In the history of Italian design, few designers have been working for the same company for a long time. Luca Meda is one of them: not only did he design most of the products and displays, but also gave his contribution to the graphical and communication projects, as well as to the planning of events.
Such long-term committment led to a strong and continuous collaboration with an entepreneur, which, in turn, contributed to the formation of clear brand culture and identity. Some of the core aspects of his planning method have their roots in Meda's broad education.
He attended the Brera Academy in Milan, where he further developed his love for art and talent for drawing. In the 1960s he studied in Germany, at the famous Hochschule für Gestaltung at Ulm, founded in the post-war period to continue the Bauhaus experience, suspended with the Nazis in 1933. At Ulm, he probably developed the systemic and systematic method that characterises his modular unit projects. Finally, it is worth remembering his work with Aldo Rossi; they both thought that modernity was not to be seen as a radical break with history, and they both dedicated a particular attention to the categories rooted in memory.

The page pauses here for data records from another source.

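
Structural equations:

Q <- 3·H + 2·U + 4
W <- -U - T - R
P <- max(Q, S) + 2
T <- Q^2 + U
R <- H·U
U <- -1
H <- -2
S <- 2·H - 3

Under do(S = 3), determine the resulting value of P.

5

Under do(S=3), the mechanism S <- 2·H - 3 is discarded; S is fixed at 3.
Q = 3·H + 2·U + 4  [with H=-2, U=-1]  = -4
P = max(Q, S) + 2  [with Q=-4, S=3]  = 5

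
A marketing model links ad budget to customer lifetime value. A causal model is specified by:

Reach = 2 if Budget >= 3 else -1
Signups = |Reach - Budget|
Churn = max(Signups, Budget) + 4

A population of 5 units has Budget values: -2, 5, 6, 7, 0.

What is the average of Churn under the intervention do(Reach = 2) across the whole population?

8.8

do(Reach=2) breaks Reach's dependence on Budget. With Reach=2 fixed, Churn across the units is 8, 9, 10, 11, 6, mean 8.8.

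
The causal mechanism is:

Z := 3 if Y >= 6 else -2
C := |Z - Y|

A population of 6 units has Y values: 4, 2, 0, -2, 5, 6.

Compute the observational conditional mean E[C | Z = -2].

3.8

Observing Z=-2 restricts to units where Z's equation naturally yields -2: Y ∈ {4, 2, 0, -2, 5}. In that subpopulation C = 6, 4, 2, 0, 7, mean 3.8.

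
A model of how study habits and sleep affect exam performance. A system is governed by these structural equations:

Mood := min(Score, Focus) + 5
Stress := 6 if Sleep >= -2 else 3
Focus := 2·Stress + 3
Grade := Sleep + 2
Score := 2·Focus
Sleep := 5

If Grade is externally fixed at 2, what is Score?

30

do(Grade=2) replaces the equation Grade := Sleep + 2 with the constant Grade = 2.
No directed path runs from Grade to Score, so Score keeps its natural value.
Stress = 6 if Sleep >= -2 else 3  [with Sleep=5]  = 6
Focus = 2·Stress + 3  [with Stress=6]  = 15
Score = 2·Focus  [with Focus=15]  = 30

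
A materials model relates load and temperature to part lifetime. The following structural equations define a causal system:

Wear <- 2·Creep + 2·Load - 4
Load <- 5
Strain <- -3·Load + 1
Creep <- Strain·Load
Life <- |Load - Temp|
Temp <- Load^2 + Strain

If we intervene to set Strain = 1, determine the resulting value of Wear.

16

do(Strain=1) replaces the equation Strain <- -3·Load + 1 with the constant Strain = 1.
Creep = Strain·Load  [with Strain=1, Load=5]  = 5
Wear = 2·Creep + 2·Load - 4  [with Creep=5, Load=5]  = 16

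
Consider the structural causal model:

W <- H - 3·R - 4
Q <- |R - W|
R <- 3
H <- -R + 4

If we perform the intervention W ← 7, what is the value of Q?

The intervention breaks the incoming arrows to W: W <- H - 3·R - 4 no longer applies, and W = 7.
Q = |R - W|  [with R=3, W=7]  = 4

4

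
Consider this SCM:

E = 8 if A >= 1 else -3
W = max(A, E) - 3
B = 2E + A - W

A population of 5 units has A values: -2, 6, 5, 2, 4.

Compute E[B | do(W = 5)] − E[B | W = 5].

The intervention sets W=5 in all 5 units regardless of A. Recomputing B per unit gives -13, 17, 16, 13, 15; average 9.6.
Observing W=5 restricts to units where W's equation naturally yields 5: A ∈ {6, 5, 2, 4}. In that subpopulation B = 17, 16, 13, 15, mean 15.25.
Difference = 9.6 − 15.25 = -5.65.

-5.65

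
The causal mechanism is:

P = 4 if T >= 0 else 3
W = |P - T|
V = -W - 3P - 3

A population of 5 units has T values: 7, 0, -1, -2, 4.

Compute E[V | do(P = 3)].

do(P=3) breaks P's dependence on T. With P=3 fixed, V across the units is -16, -15, -16, -17, -13, mean -15.4.

-15.4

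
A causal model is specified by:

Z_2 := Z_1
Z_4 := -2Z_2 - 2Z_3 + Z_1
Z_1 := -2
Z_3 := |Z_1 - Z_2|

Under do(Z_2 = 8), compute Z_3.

10

The intervention breaks the incoming arrows to Z_2: Z_2 := Z_1 no longer applies, and Z_2 = 8.
Z_3 = |Z_1 - Z_2|  [with Z_1=-2, Z_2=8]  = 10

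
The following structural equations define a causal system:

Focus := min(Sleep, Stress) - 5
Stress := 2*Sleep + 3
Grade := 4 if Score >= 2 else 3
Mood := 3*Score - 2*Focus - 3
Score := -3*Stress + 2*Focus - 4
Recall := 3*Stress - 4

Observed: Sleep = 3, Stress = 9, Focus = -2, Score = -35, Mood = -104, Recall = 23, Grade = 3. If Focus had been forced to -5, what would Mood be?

-116

do(Focus=-5) replaces the equation Focus := min(Sleep, Stress) - 5 with the constant Focus = -5.
Stress = 2*Sleep + 3  [with Sleep=3]  = 9
Score = -3*Stress + 2*Focus - 4  [with Stress=9, Focus=-5]  = -41
Mood = 3*Score - 2*Focus - 3  [with Score=-41, Focus=-5]  = -116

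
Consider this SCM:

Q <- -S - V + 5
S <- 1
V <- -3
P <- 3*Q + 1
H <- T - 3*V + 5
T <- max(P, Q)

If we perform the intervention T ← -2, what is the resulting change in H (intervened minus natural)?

-24

The intervention breaks the incoming arrows to T: T <- max(P, Q) no longer applies, and T = -2.
H = T - 3*V + 5  [with T=-2, V=-3]  = 12
Without intervention: Q = -S - V + 5  [with S=1, V=-3]  = 7; P = 3*Q + 1  [with Q=7]  = 22; T = max(P, Q)  [with P=22, Q=7]  = 22; H = T - 3*V + 5  [with T=22, V=-3]  = 36.
Change = 12 − 36 = -24.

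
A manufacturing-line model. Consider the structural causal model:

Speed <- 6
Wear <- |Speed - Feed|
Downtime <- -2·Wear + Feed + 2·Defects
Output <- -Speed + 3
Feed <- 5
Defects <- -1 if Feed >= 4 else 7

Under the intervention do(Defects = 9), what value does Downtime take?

21

Under do(Defects=9), the mechanism Defects <- -1 if Feed >= 4 else 7 is discarded; Defects is fixed at 9.
Wear = |Speed - Feed|  [with Speed=6, Feed=5]  = 1
Downtime = -2·Wear + Feed + 2·Defects  [with Wear=1, Feed=5, Defects=9]  = 21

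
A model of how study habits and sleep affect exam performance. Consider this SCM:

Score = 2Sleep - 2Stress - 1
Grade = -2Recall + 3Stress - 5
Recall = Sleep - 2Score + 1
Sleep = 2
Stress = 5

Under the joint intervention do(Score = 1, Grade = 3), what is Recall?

The joint intervention fixes Score = 1, Grade = 3, removing each variable's own equation.
Recall = Sleep - 2Score + 1  [with Sleep=2, Score=1]  = 1

1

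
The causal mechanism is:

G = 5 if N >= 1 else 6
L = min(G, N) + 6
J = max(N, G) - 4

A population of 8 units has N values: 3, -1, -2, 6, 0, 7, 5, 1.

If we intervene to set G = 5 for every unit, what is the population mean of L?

8

Under do(G=5), G's equation is replaced by G=5 for every unit. Per-unit L: 9, 5, 4, 11, 6, 11, 11, 7. Mean = 8.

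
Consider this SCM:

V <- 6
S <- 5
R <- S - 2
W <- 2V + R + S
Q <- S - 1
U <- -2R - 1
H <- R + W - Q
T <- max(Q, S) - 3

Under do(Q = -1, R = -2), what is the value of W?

15

Under do(Q = -1, R = -2), each intervened variable's structural equation is replaced by its fixed value.
W = 2V + R + S  [with V=6, R=-2, S=5]  = 15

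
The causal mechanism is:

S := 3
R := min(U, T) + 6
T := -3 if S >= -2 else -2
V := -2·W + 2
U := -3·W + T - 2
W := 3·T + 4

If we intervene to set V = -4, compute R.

do(V=-4) replaces the equation V := -2·W + 2 with the constant V = -4.
Since R is not a descendant of the intervened variable, it is unaffected.
T = -3 if S >= -2 else -2  [with S=3]  = -3
W = 3·T + 4  [with T=-3]  = -5
U = -3·W + T - 2  [with W=-5, T=-3]  = 10
R = min(U, T) + 6  [with U=10, T=-3]  = 3

3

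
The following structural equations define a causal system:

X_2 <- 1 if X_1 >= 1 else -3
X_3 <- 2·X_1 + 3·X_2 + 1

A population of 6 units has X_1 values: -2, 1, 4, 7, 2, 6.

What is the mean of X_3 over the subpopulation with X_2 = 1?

12

E[X_3|X_2=1] averages over only the 5 units with X_2=1 (X_1 = 1, 4, 7, 2, 6): X_3 = 6, 12, 18, 8, 16, mean 12.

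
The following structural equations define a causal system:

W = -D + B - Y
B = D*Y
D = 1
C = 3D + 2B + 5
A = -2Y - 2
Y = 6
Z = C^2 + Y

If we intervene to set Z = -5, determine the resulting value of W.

Under do(Z=-5), the mechanism Z = C^2 + Y is discarded; Z is fixed at -5.
Since W is not a descendant of the intervened variable, it is unaffected.
B = D*Y  [with D=1, Y=6]  = 6
W = -D + B - Y  [with D=1, B=6, Y=6]  = -1

-1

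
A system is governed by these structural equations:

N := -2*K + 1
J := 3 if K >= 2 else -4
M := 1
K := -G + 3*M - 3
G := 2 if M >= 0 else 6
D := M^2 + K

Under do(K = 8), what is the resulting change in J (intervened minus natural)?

7

The intervention breaks the incoming arrows to K: K := -G + 3*M - 3 no longer applies, and K = 8.
J = 3 if K >= 2 else -4  [with K=8]  = 3
Without intervention: G = 2 if M >= 0 else 6  [with M=1]  = 2; K = -G + 3*M - 3  [with G=2, M=1]  = -2; J = 3 if K >= 2 else -4  [with K=-2]  = -4.
Change = 3 − (-4) = 7.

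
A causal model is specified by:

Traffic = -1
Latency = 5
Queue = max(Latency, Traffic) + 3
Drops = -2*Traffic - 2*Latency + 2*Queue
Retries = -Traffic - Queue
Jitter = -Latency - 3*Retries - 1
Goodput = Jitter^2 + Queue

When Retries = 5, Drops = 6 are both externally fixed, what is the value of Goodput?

449

Setting Retries = 5, Drops = 6 by intervention discards those variables' equations.
Queue = max(Latency, Traffic) + 3  [with Latency=5, Traffic=-1]  = 8
Jitter = -Latency - 3*Retries - 1  [with Latency=5, Retries=5]  = -21
Goodput = Jitter^2 + Queue  [with Jitter=-21, Queue=8]  = 449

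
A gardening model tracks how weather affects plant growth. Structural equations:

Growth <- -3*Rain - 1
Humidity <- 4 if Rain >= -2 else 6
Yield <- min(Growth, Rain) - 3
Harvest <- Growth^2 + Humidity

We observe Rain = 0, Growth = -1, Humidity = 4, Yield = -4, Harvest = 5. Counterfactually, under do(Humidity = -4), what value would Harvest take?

do(Humidity=-4) replaces the equation Humidity <- 4 if Rain >= -2 else 6 with the constant Humidity = -4.
Growth = -3*Rain - 1  [with Rain=0]  = -1
Harvest = Growth^2 + Humidity  [with Growth=-1, Humidity=-4]  = -3

-3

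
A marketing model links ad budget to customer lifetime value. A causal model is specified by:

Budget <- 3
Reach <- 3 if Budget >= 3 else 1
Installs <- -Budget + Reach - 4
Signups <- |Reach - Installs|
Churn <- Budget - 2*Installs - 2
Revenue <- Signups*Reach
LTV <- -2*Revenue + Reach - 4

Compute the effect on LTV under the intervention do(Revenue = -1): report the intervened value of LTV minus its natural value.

Intervening sets Revenue = -1 and removes its equation (Revenue <- Signups*Reach).
Reach = 3 if Budget >= 3 else 1  [with Budget=3]  = 3
LTV = -2*Revenue + Reach - 4  [with Revenue=-1, Reach=3]  = 1
Without intervention: Reach = 3 if Budget >= 3 else 1  [with Budget=3]  = 3; Installs = -Budget + Reach - 4  [with Budget=3, Reach=3]  = -4; Signups = |Reach - Installs|  [with Reach=3, Installs=-4]  = 7; Revenue = Signups*Reach  [with Signups=7, Reach=3]  = 21; LTV = -2*Revenue + Reach - 4  [with Revenue=21, Reach=3]  = -43.
Change = 1 − (-43) = 44.

44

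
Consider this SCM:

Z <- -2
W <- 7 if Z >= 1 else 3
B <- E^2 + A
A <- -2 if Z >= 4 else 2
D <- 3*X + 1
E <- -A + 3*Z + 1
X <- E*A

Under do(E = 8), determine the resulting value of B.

66

do(E=8) replaces the equation E <- -A + 3*Z + 1 with the constant E = 8.
A = -2 if Z >= 4 else 2  [with Z=-2]  = 2
B = E^2 + A  [with E=8, A=2]  = 66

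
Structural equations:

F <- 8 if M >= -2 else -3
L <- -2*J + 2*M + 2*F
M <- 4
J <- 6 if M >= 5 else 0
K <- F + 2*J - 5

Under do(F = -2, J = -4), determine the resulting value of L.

12

Setting F = -2, J = -4 by intervention discards those variables' equations.
L = -2*J + 2*M + 2*F  [with J=-4, M=4, F=-2]  = 12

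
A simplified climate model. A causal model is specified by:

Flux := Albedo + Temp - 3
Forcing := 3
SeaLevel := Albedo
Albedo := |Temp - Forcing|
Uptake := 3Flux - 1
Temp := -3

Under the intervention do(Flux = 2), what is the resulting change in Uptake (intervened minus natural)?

The intervention breaks the incoming arrows to Flux: Flux := Albedo + Temp - 3 no longer applies, and Flux = 2.
Uptake = 3Flux - 1  [with Flux=2]  = 5
Without intervention: Albedo = |Temp - Forcing|  [with Temp=-3, Forcing=3]  = 6; Flux = Albedo + Temp - 3  [with Albedo=6, Temp=-3]  = 0; Uptake = 3Flux - 1  [with Flux=0]  = -1.
Change = 5 − (-1) = 6.

6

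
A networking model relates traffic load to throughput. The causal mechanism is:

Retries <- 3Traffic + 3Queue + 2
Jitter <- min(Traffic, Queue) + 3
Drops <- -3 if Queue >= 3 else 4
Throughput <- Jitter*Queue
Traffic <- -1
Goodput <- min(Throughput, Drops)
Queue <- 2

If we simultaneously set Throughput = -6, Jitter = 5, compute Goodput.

Setting Throughput = -6, Jitter = 5 by intervention discards those variables' equations.
Drops = -3 if Queue >= 3 else 4  [with Queue=2]  = 4
Goodput = min(Throughput, Drops)  [with Throughput=-6, Drops=4]  = -6

-6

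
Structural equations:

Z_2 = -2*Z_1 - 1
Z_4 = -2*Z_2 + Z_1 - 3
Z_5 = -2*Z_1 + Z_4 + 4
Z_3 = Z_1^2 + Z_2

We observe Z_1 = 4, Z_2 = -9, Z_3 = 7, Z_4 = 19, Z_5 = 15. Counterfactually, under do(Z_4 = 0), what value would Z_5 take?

-4

Intervening sets Z_4 = 0 and removes its equation (Z_4 = -2*Z_2 + Z_1 - 3).
Z_5 = -2*Z_1 + Z_4 + 4  [with Z_1=4, Z_4=0]  = -4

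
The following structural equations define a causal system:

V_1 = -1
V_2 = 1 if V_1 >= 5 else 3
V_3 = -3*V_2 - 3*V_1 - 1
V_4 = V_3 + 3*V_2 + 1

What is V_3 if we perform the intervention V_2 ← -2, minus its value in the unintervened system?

The intervention breaks the incoming arrows to V_2: V_2 = 1 if V_1 >= 5 else 3 no longer applies, and V_2 = -2.
V_3 = -3*V_2 - 3*V_1 - 1  [with V_2=-2, V_1=-1]  = 8
Without intervention: V_2 = 1 if V_1 >= 5 else 3  [with V_1=-1]  = 3; V_3 = -3*V_2 - 3*V_1 - 1  [with V_2=3, V_1=-1]  = -7.
Change = 8 − (-7) = 15.

15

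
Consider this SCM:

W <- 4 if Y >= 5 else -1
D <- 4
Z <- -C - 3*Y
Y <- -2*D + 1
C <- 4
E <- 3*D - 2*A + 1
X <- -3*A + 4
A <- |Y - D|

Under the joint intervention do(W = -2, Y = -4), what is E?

Setting W = -2, Y = -4 by intervention discards those variables' equations.
A = |Y - D|  [with Y=-4, D=4]  = 8
E = 3*D - 2*A + 1  [with D=4, A=8]  = -3

-3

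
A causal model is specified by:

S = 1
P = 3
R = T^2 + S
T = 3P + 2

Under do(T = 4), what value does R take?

17

The intervention breaks the incoming arrows to T: T = 3P + 2 no longer applies, and T = 4.
R = T^2 + S  [with T=4, S=1]  = 17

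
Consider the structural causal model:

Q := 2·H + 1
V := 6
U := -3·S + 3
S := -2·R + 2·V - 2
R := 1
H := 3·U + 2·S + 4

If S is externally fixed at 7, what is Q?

The intervention breaks the incoming arrows to S: S := -2·R + 2·V - 2 no longer applies, and S = 7.
U = -3·S + 3  [with S=7]  = -18
H = 3·U + 2·S + 4  [with U=-18, S=7]  = -36
Q = 2·H + 1  [with H=-36]  = -71

-71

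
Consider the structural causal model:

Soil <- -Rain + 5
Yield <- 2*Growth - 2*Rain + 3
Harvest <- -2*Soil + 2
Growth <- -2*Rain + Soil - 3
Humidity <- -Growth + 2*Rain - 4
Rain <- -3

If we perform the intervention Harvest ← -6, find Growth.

11

do(Harvest=-6) replaces the equation Harvest <- -2*Soil + 2 with the constant Harvest = -6.
Growth is not downstream of the intervention, so its value is determined by the original equations.
Soil = -Rain + 5  [with Rain=-3]  = 8
Growth = -2*Rain + Soil - 3  [with Rain=-3, Soil=8]  = 11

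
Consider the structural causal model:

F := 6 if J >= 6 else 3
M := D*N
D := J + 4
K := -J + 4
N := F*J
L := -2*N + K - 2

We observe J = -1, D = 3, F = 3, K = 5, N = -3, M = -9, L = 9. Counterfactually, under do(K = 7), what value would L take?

11

The intervention breaks the incoming arrows to K: K := -J + 4 no longer applies, and K = 7.
F = 6 if J >= 6 else 3  [with J=-1]  = 3
N = F*J  [with F=3, J=-1]  = -3
L = -2*N + K - 2  [with N=-3, K=7]  = 11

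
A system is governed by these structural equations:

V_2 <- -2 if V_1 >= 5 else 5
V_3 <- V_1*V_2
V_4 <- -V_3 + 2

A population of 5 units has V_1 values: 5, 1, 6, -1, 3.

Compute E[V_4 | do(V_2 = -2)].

Every unit gets V_2=-2 under the intervention. V_4 values become 12, 4, 14, 0, 8; E[V_4|do(V_2=-2)] = 7.6.

7.6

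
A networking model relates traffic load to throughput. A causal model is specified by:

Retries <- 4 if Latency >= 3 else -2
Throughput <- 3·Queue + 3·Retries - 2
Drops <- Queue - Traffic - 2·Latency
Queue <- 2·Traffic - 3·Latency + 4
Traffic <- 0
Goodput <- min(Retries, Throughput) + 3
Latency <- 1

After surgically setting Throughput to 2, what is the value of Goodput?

Intervening sets Throughput = 2 and removes its equation (Throughput <- 3·Queue + 3·Retries - 2).
Retries = 4 if Latency >= 3 else -2  [with Latency=1]  = -2
Goodput = min(Retries, Throughput) + 3  [with Retries=-2, Throughput=2]  = 1

1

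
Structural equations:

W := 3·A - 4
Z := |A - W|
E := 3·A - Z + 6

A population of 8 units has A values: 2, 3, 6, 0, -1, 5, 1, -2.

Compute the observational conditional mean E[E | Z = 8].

Conditioning on Z=8 selects the 2 unit(s) with A ∈ {6, -2}. Their E values: 16, -8. Mean = 4.

4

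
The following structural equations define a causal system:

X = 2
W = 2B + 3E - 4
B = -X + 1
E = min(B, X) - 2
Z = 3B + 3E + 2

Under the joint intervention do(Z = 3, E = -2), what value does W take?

The joint intervention fixes Z = 3, E = -2, removing each variable's own equation.
B = -X + 1  [with X=2]  = -1
W = 2B + 3E - 4  [with B=-1, E=-2]  = -12

-12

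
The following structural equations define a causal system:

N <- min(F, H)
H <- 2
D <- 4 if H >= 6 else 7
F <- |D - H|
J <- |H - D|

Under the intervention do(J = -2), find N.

Intervening sets J = -2 and removes its equation (J <- |H - D|).
No directed path runs from J to N, so N keeps its natural value.
D = 4 if H >= 6 else 7  [with H=2]  = 7
F = |D - H|  [with D=7, H=2]  = 5
N = min(F, H)  [with F=5, H=2]  = 2

2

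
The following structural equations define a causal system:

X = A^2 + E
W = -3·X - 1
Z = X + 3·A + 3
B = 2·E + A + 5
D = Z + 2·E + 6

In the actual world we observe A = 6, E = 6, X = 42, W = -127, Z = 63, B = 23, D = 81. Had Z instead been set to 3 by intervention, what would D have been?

21

Under do(Z=3), the mechanism Z = X + 3·A + 3 is discarded; Z is fixed at 3.
D = Z + 2·E + 6  [with Z=3, E=6]  = 21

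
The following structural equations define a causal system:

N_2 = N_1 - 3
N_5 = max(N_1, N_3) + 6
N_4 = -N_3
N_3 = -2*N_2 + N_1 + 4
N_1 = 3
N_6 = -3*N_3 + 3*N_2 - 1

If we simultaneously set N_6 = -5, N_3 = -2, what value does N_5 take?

Under do(N_6 = -5, N_3 = -2), each intervened variable's structural equation is replaced by its fixed value.
N_5 = max(N_1, N_3) + 6  [with N_1=3, N_3=-2]  = 9

9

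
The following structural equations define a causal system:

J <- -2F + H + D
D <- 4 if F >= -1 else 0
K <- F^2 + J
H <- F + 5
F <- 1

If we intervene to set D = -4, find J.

0

The intervention breaks the incoming arrows to D: D <- 4 if F >= -1 else 0 no longer applies, and D = -4.
H = F + 5  [with F=1]  = 6
J = -2F + H + D  [with F=1, H=6, D=-4]  = 0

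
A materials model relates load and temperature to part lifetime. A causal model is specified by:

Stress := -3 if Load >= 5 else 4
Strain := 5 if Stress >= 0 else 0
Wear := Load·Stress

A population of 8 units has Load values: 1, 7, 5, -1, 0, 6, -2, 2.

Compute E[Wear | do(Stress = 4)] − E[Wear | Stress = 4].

Under do(Stress=4), Stress's equation is replaced by Stress=4 for every unit. Per-unit Wear: 4, 28, 20, -4, 0, 24, -8, 8. Mean = 9.
Observing Stress=4 restricts to units where Stress's equation naturally yields 4: Load ∈ {1, -1, 0, -2, 2}. In that subpopulation Wear = 4, -4, 0, -8, 8, mean 0.
Difference = 9 − 0 = 9.

9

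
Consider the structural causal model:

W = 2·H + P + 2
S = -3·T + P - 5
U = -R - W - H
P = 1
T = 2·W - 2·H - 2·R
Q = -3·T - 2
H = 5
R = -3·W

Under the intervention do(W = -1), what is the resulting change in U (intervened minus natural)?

The intervention breaks the incoming arrows to W: W = 2·H + P + 2 no longer applies, and W = -1.
R = -3·W  [with W=-1]  = 3
U = -R - W - H  [with R=3, W=-1, H=5]  = -7
Without intervention: W = 2·H + P + 2  [with H=5, P=1]  = 13; R = -3·W  [with W=13]  = -39; U = -R - W - H  [with R=-39, W=13, H=5]  = 21.
Change = -7 − 21 = -28.

-28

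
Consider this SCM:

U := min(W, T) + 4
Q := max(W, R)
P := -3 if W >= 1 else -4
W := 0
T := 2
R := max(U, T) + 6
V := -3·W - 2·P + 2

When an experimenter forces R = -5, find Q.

0

Intervening sets R = -5 and removes its equation (R := max(U, T) + 6).
Q = max(W, R)  [with W=0, R=-5]  = 0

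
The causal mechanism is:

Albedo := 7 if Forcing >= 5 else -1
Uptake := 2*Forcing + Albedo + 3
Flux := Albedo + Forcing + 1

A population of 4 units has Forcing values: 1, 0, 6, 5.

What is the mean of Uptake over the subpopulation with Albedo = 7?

21

E[Uptake|Albedo=7] averages over only the 2 units with Albedo=7 (Forcing = 6, 5): Uptake = 22, 20, mean 21.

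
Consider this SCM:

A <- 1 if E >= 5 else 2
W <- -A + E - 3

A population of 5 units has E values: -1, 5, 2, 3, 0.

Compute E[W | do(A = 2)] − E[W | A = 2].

0.8

do(A=2) breaks A's dependence on E. With A=2 fixed, W across the units is -6, 0, -3, -2, -5, mean -3.2.
Conditioning on A=2 selects the 4 unit(s) with E ∈ {-1, 2, 3, 0}. Their W values: -6, -3, -2, -5. Mean = -4.
Difference = -3.2 − (-4) = 0.8.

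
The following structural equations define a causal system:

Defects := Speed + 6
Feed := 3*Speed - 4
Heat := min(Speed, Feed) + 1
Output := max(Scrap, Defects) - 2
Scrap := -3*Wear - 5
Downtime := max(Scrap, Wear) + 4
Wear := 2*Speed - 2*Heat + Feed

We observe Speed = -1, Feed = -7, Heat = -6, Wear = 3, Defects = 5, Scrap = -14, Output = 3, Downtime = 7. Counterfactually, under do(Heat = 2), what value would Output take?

The intervention breaks the incoming arrows to Heat: Heat := min(Speed, Feed) + 1 no longer applies, and Heat = 2.
Feed = 3*Speed - 4  [with Speed=-1]  = -7
Wear = 2*Speed - 2*Heat + Feed  [with Speed=-1, Heat=2, Feed=-7]  = -13
Defects = Speed + 6  [with Speed=-1]  = 5
Scrap = -3*Wear - 5  [with Wear=-13]  = 34
Output = max(Scrap, Defects) - 2  [with Scrap=34, Defects=5]  = 32

32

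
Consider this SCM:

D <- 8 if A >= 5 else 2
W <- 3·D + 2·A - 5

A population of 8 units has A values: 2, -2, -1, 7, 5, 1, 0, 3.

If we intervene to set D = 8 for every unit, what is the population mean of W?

22.75

do(D=8) breaks D's dependence on A. With D=8 fixed, W across the units is 23, 15, 17, 33, 29, 21, 19, 25, mean 22.75.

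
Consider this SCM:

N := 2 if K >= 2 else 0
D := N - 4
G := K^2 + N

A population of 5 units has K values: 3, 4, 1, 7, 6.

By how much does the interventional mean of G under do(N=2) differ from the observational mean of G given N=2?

-5.3

do(N=2) breaks N's dependence on K. With N=2 fixed, G across the units is 11, 18, 3, 51, 38, mean 24.2.
Observing N=2 restricts to units where N's equation naturally yields 2: K ∈ {3, 4, 7, 6}. In that subpopulation G = 11, 18, 51, 38, mean 29.5.
Difference = 24.2 − 29.5 = -5.3.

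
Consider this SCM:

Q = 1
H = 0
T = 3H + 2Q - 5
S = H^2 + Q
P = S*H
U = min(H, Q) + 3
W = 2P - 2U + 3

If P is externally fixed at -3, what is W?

Under do(P=-3), the mechanism P = S*H is discarded; P is fixed at -3.
U = min(H, Q) + 3  [with H=0, Q=1]  = 3
W = 2P - 2U + 3  [with P=-3, U=3]  = -9

-9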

Since the end of the 1970s, Meda's work has deeply influenced Molteni&C image, thanks to two kinds of products. First of all, modular furniture like the legendary 505; the idea behind each of these products may be different -sometimes more rational, sometimes more free and flexible-, but they all share the same planning method which, for instance, ensured 505's extraordinary and lasting success.
Due to its rational quality, it is possible to regularly update these systems through the ongoing introduction of new solutions, the improvement of functional elements, technical details, materials and colours. It's a kind of work in progress that becomes increasingly functional, strong, coherent with its own nature, while contemporary at the same time.
The second category of products includes a wide range of furniture: beds, sofas, armchairs and small armchairs, tables and coffee tables, elements of a true domestic landscape. Perhaps, here we can find the influence of his beloved Adolf Loos.
At the beginning of the 20th century, Loos used to say that “Pieces of furniture that cannot be moved belong to architects” (namely fixed structures, wardrobes, wall elements), while the house owner choses the other furniture “according to his or her wish, taste and inclination”. In this context, Meda chose freely according to his taste, peculiarities, preferences. He revisited memories of houses or of Milanese public spaces, by re-thinking 19th century's categories and paying homage to Mies van der Rohe.
“Pieces of furniture that cannot be moved belong to architects” (namely fixed structures, wardrobes, wall elements), while the house owner choses the other furniture “according to his or her wish, taste and inclination”.
In this context, Meda chose freely according to his taste, peculiarities, preferences. He revisited memories of houses or of Milanese public spaces, by re-thinking 19th century's categories and paying homage to Mies van der Rohe.
The Passion of Drawing
Drawing is one of Luca Meda’s favourite pastimes.
He draws all the time, on sheets large and small, with pencils, pens and felt tips, with water-colours and chalk, naturally and easily. It is a big game and work, at the same time, based on observation and memory> It is almost as if the pencil does not distinguish that just seen from that seen with his mind’s eye and puts them on the same plane.
Meda portrays what surrounds him; he creates real and imaginary architecture with precise references; he draws landscapes and the surroundings of Lake Como, flashes of home-life and portraits of rooms, beautiful girls and large nudes, the outlines of buildings, tables, chairs and sofas.
"Drawing is a passion I have always cultivated; I often throw sketches away but I keep thousands of others in the drawers and am proud of them. I also like draughtsmanship and its precision, especially mechanical design, the abstract rigour and its metaphysical air. But I think that things are finished when you start to define them. I also like architecture when it is in that suspended state and I don’t like it any more when it is finished, completed. My most important training, strangely, was at art school, at Brera.”
Luca Meda’s drawings include many pieces of furniture. His furniture also stems from a relationship with drawing. Sometimes, as in certain pictures by De Chirico, they are placed in the open air, in front of a lake or in a valley. […]
“I find furniture through drawings of interiors or portraits of houses. I do a sketch and I discover a piece of furniture. It seems like a chance process but chance is full of secret reasons.
Sometimes I take no notice of a sketch and abandon it; then I suddenly remember it and I go and look for it to finish it or work on it, and hey presto it turns into a famous piece.” […] As with an old chair, also in a machine the materials, the techniques and the production process lead to certain forms, such that they seem to become necessary. But we know that however conditional, forms always possess a dimension that goes beyond need; it concerns play and invests the meanings.”